A stronger version of the Rosen’s subsequence theorem.

Question

The following question was asked in my combinatorics exam -

“Let $n$ be a positive integer. Exhibit an arrangement of integers between $1$ to $n^2$ which has no increasing or decreasing subsequence of length $n + 1$.”

This question has a very similar structure to the Rosen’s subsequence theorem, and I am aware of its proof using the pigeonhole principle, as given in the link above by @Rajdeep.

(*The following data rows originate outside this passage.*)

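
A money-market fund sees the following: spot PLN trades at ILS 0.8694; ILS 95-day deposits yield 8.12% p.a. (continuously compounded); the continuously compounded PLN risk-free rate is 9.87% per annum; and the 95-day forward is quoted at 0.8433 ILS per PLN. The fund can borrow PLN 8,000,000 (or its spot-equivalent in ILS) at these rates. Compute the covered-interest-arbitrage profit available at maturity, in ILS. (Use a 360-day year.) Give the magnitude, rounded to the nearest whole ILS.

T = 95/360 years.
Route A — deposit PLN, sell forward: 8,000,000 × 1.02638799 × 0.8433 = ILS 6,924,423.94.
Route B — convert at spot, deposit ILS: 8,000,000 × 0.8694 × 1.021659001 = ILS 7,105,842.68.
The quoted forward undervalues PLN, so borrow PLN, convert to ILS at spot, deposit the ILS at 8.12%, and buy PLN forward at 0.8433 to cover the loan.
Arbitrage profit = |6,924,423.94 − 7,105,842.68| = ILS 181,419.

ILS 181,419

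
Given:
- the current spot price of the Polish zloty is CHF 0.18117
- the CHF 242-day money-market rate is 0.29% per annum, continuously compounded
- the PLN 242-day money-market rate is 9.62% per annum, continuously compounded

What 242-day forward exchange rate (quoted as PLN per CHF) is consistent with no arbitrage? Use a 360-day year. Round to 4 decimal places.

T = 242/360 years.
Growth of 1 CHF over T: e^(0.0029×242/360) = 1.0019513.
PLN growth factor: e^(0.0962×242/360) = 1.0668045.
CIP: F = S · (grow CHF)/(grow PLN) = 0.18117 × 1.0019513/1.0668045 = 0.1701563 CHF per PLN.
Quoted the other way: 1/0.1701563 = 5.8769 PLN per CHF.

5.8769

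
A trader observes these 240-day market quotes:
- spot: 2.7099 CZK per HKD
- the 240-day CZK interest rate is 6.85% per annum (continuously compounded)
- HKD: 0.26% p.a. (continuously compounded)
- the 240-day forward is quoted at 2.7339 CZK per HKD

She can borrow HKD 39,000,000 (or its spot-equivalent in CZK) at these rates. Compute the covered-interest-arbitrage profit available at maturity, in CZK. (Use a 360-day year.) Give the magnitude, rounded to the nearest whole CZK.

T = 240/360 years.
Keep in HKD, deliver into the forward: 39,000,000·1.00173483642·2.7339 = CZK 106,807,071.90.
Swap to CZK now, deposit: 39,000,000·2.7099·1.04672544432 = CZK 110,624,329.98.
The quoted forward undervalues HKD, so borrow HKD, convert to CZK at spot, deposit the CZK at 6.85%, and buy HKD forward at 2.7339 to cover the loan.
Profit = 110,624,329.98 − 106,807,071.90 = CZK 3,817,258.

CZK 3,817,258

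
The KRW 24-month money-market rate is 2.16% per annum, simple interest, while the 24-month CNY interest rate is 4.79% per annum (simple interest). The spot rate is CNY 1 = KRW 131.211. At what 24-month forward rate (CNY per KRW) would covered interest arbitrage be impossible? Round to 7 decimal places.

T = 2 years.
KRW growth factor: 1 + 0.0216×2 = 1.043200.
CNY accumulates by 1 + 0.0479×2 = 1.095800.
CIP: F = S · (grow KRW)/(grow CNY) = 131.211 × 1.043200/1.095800 = 124.9127 KRW per CNY.
Invert for CNY per KRW: 1 / 124.9127 = 0.0080056.

0.0080056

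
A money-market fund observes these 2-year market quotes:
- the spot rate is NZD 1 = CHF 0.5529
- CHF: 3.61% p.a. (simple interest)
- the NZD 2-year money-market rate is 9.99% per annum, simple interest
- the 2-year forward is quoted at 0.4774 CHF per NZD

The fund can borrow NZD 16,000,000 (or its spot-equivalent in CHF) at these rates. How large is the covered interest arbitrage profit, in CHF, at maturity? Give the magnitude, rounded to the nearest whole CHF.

CHF 320,558

T = 2 years.
Route A — deposit NZD, sell forward: 16,000,000 × 1.199800 × 0.4774 = CHF 9,164,552.32.
Route B — convert at spot, deposit CHF: 16,000,000 × 0.5529 × 1.072200 = CHF 9,485,110.08.
The quoted forward undervalues NZD, so borrow NZD, convert to CHF at spot, deposit the CHF at 3.61%, and buy NZD forward at 0.4774 to cover the loan.
Profit = 9,485,110.08 − 9,164,552.32 = CHF 320,558.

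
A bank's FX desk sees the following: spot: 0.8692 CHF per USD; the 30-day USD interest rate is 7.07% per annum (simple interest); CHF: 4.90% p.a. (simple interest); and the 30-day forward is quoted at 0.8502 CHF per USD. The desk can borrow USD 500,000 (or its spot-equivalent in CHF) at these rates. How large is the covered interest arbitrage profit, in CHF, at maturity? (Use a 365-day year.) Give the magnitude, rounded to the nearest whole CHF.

CHF 8,780

T = 30/365 years.
Route A — deposit USD, sell forward: 500,000 × 1.00581096 × 0.8502 = CHF 427,570.24.
Route B — convert at spot, deposit CHF: 500,000 × 0.8692 × 1.0040274 = CHF 436,350.31.
The quoted forward undervalues USD, so borrow USD, convert to CHF at spot, deposit the CHF at 4.90%, and buy USD forward at 0.8502 to cover the loan.
Profit = 436,350.31 − 427,570.24 = CHF 8,780.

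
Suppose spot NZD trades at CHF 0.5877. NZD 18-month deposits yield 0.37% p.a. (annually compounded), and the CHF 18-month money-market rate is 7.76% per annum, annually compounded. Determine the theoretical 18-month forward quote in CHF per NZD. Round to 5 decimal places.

0.65379

T = 18/12 years.
CHF accumulates by (1 + 0.0776)^(18/12) = 1.1186298.
NZD accumulates by (1 + 0.0037)^(18/12) = 1.0055551.
CIP: F = S · (grow CHF)/(grow NZD) = 0.5877 × 1.1186298/1.0055551 = 0.6537869 CHF per NZD.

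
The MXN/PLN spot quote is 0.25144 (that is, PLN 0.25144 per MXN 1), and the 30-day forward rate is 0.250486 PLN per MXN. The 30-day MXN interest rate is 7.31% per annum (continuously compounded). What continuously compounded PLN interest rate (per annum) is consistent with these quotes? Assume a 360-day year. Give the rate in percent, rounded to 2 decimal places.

T = 30/360 years.
F/S = 0.250486/0.25144 = 0.9962059 = (growth of PLN) / (growth of MXN).
The MXN side grows by e^(0.0731×30/360) = 1.0061103.
Hence g_PLN = 1.002293.
Take logs: ln 1.002293 / (30/360) = 0.027485, so 2.75%.

2.75%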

But i am not really sure on how to provide the requisite construction for my question above — the pigeonhole principle fails here as we have $n^2$ numbers and $n^2$ pairs, if we proceed in a similar fashion as done in the proof linked above.

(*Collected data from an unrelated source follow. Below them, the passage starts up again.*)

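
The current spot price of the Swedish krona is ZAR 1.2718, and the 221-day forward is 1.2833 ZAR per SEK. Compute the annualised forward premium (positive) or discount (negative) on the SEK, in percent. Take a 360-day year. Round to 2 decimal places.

T = 221/360 years.
(F − S)/S = (1.2833 − 1.2718)/1.2718 = 0.0090423.
Annualise by dividing by T: 0.0090423 / (221/360) = 0.014730 → 1.47%.

+1.47%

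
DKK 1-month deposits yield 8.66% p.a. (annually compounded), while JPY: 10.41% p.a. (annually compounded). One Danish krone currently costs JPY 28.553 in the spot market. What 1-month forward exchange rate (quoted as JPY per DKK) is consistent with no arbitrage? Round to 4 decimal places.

28.5910

T = 1/12 years.
JPY growth factor: (1 + 0.1041)^(1/12) = 1.00828669.
DKK accumulates by (1 + 0.0866)^(1/12) = 1.00694514.
CIP: F = S · (grow JPY)/(grow DKK) = 28.553 × 1.00828669/1.00694514 = 28.591041 JPY per DKK.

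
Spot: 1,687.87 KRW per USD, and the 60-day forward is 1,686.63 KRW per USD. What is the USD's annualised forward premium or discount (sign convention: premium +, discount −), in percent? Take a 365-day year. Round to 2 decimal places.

T = 60/365 years.
(F − S)/S = (1686.63 − 1687.87)/1687.87 = -0.0007347.
Per annum: -0.0007347 / (60/365) = -0.004469 = -0.45%.

-0.45%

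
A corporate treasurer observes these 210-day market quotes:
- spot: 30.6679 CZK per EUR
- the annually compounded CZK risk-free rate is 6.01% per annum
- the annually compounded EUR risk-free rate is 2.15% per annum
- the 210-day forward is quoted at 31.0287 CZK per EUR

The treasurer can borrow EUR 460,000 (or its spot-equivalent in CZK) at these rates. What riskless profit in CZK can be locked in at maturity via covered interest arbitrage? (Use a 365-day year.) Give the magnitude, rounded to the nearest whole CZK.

T = 210/365 years.
Keep in EUR, deliver into the forward: 460,000·1.0123139629·31.0287 = CZK 14,448,961.68.
Swap to CZK now, deposit: 460,000·30.6679·1.0341489855 = CZK 14,588,981.73.
The quoted forward undervalues EUR, so borrow EUR, convert to CZK at spot, deposit the CZK at 6.01%, and buy EUR forward at 31.0287 to cover the loan.
The gap between the two covered legs is CZK 140,020.

CZK 140,020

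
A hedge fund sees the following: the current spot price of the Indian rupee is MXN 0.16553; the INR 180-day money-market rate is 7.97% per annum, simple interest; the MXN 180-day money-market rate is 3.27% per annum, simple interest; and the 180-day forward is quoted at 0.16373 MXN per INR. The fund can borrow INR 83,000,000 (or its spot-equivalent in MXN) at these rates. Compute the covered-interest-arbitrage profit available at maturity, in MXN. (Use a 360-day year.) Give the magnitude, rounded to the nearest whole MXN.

MXN 167,513

T = 180/360 years.
Route A — deposit INR, sell forward: 83,000,000 × 1.039850 × 0.16373 = MXN 14,131,135.16.
Route B — convert at spot, deposit MXN: 83,000,000 × 0.16553 × 1.016350 = MXN 13,963,622.49.
The quoted forward overvalues INR, so borrow MXN, buy INR at spot, deposit the INR at 7.97%, and sell the proceeds forward at 0.16373.
Profit = 14,131,135.16 − 13,963,622.49 = MXN 167,513.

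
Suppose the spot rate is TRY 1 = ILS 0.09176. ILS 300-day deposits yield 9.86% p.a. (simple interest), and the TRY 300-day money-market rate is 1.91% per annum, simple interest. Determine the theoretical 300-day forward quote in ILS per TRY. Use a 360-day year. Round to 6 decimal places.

T = 300/360 years.
Growth of 1 ILS over T: 1 + 0.0986×300/360 = 1.0821667.
TRY growth factor: 1 + 0.0191×300/360 = 1.0159167.
Forward (ILS per TRY) = 0.09176 × 1.0821667 / 1.0159167 = 0.09774386.

0.097744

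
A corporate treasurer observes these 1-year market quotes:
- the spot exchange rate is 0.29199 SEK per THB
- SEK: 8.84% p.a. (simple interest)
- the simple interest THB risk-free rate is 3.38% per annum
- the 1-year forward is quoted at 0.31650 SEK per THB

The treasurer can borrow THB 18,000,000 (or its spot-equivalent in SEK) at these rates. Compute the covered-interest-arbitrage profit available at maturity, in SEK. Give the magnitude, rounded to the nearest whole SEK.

T = 1 year.
Route A — deposit THB, sell forward: 18,000,000 × 1.033800 × 0.31650 = SEK 5,889,558.60.
Route B — convert at spot, deposit SEK: 18,000,000 × 0.29199 × 1.088400 = SEK 5,720,434.49.
The quoted forward overvalues THB, so borrow SEK, buy THB at spot, deposit the THB at 3.38%, and sell the proceeds forward at 0.31650.
Arbitrage profit = |5,889,558.60 − 5,720,434.49| = SEK 169,124.

SEK 169,124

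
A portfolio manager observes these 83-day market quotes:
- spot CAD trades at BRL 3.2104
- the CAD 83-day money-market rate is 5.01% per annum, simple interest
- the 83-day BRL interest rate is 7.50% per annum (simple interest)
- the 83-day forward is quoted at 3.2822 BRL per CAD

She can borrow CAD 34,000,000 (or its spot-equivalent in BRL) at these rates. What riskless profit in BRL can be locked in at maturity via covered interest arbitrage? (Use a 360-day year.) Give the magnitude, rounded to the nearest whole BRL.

BRL 1,842,765

T = 83/360 years.
Keep in CAD, deliver into the forward: 34,000,000·1.01155083333·3.2822 = BRL 112,883,812.94.
Swap to BRL now, deposit: 34,000,000·3.2104·1.01729166667 = BRL 111,041,047.67.
The quoted forward overvalues CAD, so borrow BRL, buy CAD at spot, deposit the CAD at 5.01%, and sell the proceeds forward at 3.2822.
Profit = 112,883,812.94 − 111,041,047.67 = BRL 1,842,765.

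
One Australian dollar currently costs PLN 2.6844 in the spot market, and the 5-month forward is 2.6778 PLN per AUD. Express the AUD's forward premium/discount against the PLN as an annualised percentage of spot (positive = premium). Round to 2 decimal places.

T = 5/12 years.
Period premium: (2.6778 − 2.6844)/2.6844 = -0.0024586.
×(1/T) gives -0.59% p.a.

-0.59%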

So could somebody provide me with some hints or solutions ? I may be completely wrong as well in the using pigeonhole principle for this problem, so different solutions are also welcomed.

Answer 1

Split all the numbers in groups of $n$ numbers and then make the following sequence (each string is one group):

$$n^2-n+1, n^2-n+2,…,n^2,$$ $$…,$$ $$2n+1,2n+2,…,3n,$$ $$n+1,n+2,…,2n,$$ $$1,2,…,n.$$

Every strictly increasing subsequence is of maximal length $n$, since for every number in the sequence all the numbers that are greater than it are in the same group. If you want to make a strictly decreasing subsequence, you have to take at most one number from each group, so again the length is at most $n$.